Tankumsee: Die Tankumsee ist gekennzeichnet durch das Prozessrisiko des Gerichtsverfahrens mit der No-Limt GmbH.
Nachdem das Landgericht die Klage von der No-Limit GmbH gegenüber der Tankumsee GmbH abgewiesen hatte, läuft das Berufungsverfahren vor dem Oberlandesgericht. Eine naturgemäß wesentliche Komponente für den wirtschaftlichen Erfolg der Gesellschaft bleibt das Wetter. Dies beeinflusst im Wesentlichen die Besucherzahlen und somit die Erlöse.

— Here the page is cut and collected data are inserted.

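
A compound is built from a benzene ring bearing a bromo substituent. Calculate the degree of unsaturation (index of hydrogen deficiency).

4

Atom tally by fragment:
  benzene ring core → C:6 H:6
  (− 1 ring H displaced by substituents)
  + Br → Br:1
Element totals:
  C: 6
  H: 5
  Br: 1
Molecular formula: C6H5Br.
DoU = (2C + 2 + N − H − X) / 2 = (2·6 + 2 + 0 − 5 − 1) / 2 = 4.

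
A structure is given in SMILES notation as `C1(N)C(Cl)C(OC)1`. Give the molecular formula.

C4H8ClNO

Atom tally by fragment:
  cyclopropane ring core → C:3 H:6
  (− 3 ring H displaced by substituents)
  + NH2 → N:1 H:2
  + Cl → Cl:1
  + OCH3 → C:1 H:3 O:1
Element totals:
  C: 4
  H: 8
  Cl: 1
  N: 1
  O: 1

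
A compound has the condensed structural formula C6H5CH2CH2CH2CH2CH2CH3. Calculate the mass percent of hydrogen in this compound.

11.18%

Atom tally by fragment:
  C6H5CH2 → C:7 H:7
  CH2 → C:1 H:2
  CH2 → C:1 H:2
  CH2 → C:1 H:2
  CH2 → C:1 H:2
  CH3 → C:1 H:3
Element totals:
  C: 12
  H: 18
Molecular formula: C12H18.
Molar mass = 162.276 g/mol.
Mass from H: 18 × 1.008 = 18.144 g/mol.
%H = 18.144 / 162.276 × 100 = 11.18%.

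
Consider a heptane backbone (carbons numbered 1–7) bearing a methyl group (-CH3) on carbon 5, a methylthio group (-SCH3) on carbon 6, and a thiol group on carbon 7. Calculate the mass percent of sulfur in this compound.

Atom tally by fragment:
  CH3 → C:1 H:3
  CH2 → C:1 H:2
  CH2 → C:1 H:2
  CH2 → C:1 H:2
  CH(CH3) → C:2 H:4
  CH(SCH3) → C:2 H:4 S:1
  CH2SH → C:1 H:3 S:1
Element totals:
  C: 9
  H: 20
  S: 2
Molecular formula: C9H20S2.
Molar mass = 192.379 g/mol.
Mass from S: 2 × 32.06 = 64.120 g/mol.
%S = 64.120 / 192.379 × 100 = 33.33%.

33.33%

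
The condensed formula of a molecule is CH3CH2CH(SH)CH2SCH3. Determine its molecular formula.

Atom tally by fragment:
  CH3 → C:1 H:3
  CH2 → C:1 H:2
  CH(SH) → C:1 H:2 S:1
  CH2SCH3 → C:2 H:5 S:1
Element totals:
  C: 5
  H: 12
  S: 2

C5H12S2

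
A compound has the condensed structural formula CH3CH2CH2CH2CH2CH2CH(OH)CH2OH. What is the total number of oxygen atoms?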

Über die letzten Jahrzehnte hat sich an den gesellschaftseigenen Gebäuden und Infrastruktureinrichtungen ein Sanierungs- und Instandhaltungsrückstand ergeben. Die betrifft insbesondere die energetische Sanierung sowie die grundlegende Sanierung an Gebäuden und Anlagen.
Um die Gesellschaft zukunftsfest aufzustellen und den Zustand von Einrichtungen Gebäuden und Infrastruktur auf einen aktuellen Standard zu heben, sind Aufwendungen und Investitionen erforderlich. Da diese nicht aus dem laufenden und lediglich saisonalen Einnahmegeschäft geleistet werden können, wurde die Gesellschaft in 2022 strukturell und finanziell neu aufgestellt. Damit wurden die Voraussetzungen für künftig notwendige Vorhaben geschaffen.
gGmbH: Die gGmbH hat erhebliche kurzfristige Verbindlichkeiten gegenüber dem Landkreis Gifhorn. Im Jahr 2022 wurden Maßnahmen zur Einsparung und Reduzierung von Kosten durch den Landkreis Gifhorn gefordert. Diese wurden durch die Gesellschaft umgesetzt müssen aber für die folge Jahre weiter intensiviert werden. Das strukturelle Defizit der Gesellschaft wird weiterhin bestehen bleiben. Es sollte aber weiterhin Maßnahmen zur Kostenreduzierung umgesetzt werden.
SchulSa: Das Fremdkapital ist durch Bürgschaften oder Patronatserklärungen des Landkreises Gifhorn abgesichert. Die Finanzierung des Kapitals und des laufenden Geschäftsbetriebes der SchulSa ist durch langfristige Mitverträge mit einem solventen Mieter (Landkreis Gifhorn) und die Rückkaufoption nach Vertragslaufzeit gesichert.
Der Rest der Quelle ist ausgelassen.